A close analysis shows that while corporate tax collections saw a steep decline during the year, followed by income tax, it was cutting down on subsidies, better GST collections in the second half, and heavy taxation on petroleum products which kept the numbers up.
The government mopped up Rs 3.9 lakh crore in excise duties in 2020-21, a 62.5 per cent jump over the Rs 2.4 lakh crore collected in the previous year. Similarly, customs duty collections soared 23 per cent to Rs 1.35 lakh crore in 2020-21.
The government's fiscal deficit, meanwhile, settled at Rs 18.2 lakh crore, or 98.5 per cent of its revised estimate of Rs 18.49 lakh crore. The country’s revenue deficit settled at Rs 14.54 lakh crore, or 99.8 per cent of the government’s revised estimate.
This was mainly due to the 5.9 per cent higher net tax revenue collection and 23.9 per cent higher collections under the non-debt capital receipts head. Revenue expenditure for the year stood 2.5 per cent higher than the revised estimates. However, capital expenditure was 3.1 per cent lower than revised estimates.

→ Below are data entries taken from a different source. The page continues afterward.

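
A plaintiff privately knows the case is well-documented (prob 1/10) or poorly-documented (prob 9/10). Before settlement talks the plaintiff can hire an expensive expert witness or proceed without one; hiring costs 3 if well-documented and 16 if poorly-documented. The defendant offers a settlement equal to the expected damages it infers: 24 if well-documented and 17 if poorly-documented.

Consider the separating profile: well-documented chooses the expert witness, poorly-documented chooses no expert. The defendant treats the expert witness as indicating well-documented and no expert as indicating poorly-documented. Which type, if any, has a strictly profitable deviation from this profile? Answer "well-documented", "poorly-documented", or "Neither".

Neither

The expert witness pays 24; no expert pays 17.
well-documented: assigned the expert witness, nets 24 − 3 = 21; deviating to no expert nets 17.
poorly-documented: assigned no expert, nets 17; deviating to the expert witness nets 24 − 16 = 8.
Both types strictly prefer their assigned action; no profitable deviation.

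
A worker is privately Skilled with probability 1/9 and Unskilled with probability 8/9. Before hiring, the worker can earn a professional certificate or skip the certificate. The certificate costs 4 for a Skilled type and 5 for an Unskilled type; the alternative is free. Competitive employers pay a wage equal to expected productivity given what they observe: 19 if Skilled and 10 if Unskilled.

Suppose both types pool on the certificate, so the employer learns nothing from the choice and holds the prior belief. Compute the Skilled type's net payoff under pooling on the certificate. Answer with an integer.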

For the current fiscal year 2021-22, the target is to contain fiscal deficit at 6.8 per cent. While the high dividend received from the RBI will help offset some of the shortfall in divestment proceeds, officers claim that there is less room for any indirect tax relief.
"The second wave makes it difficult for any relief on indirect taxation. Only better revenue collection and some boost in corporate tax can improve the numbers," an official said.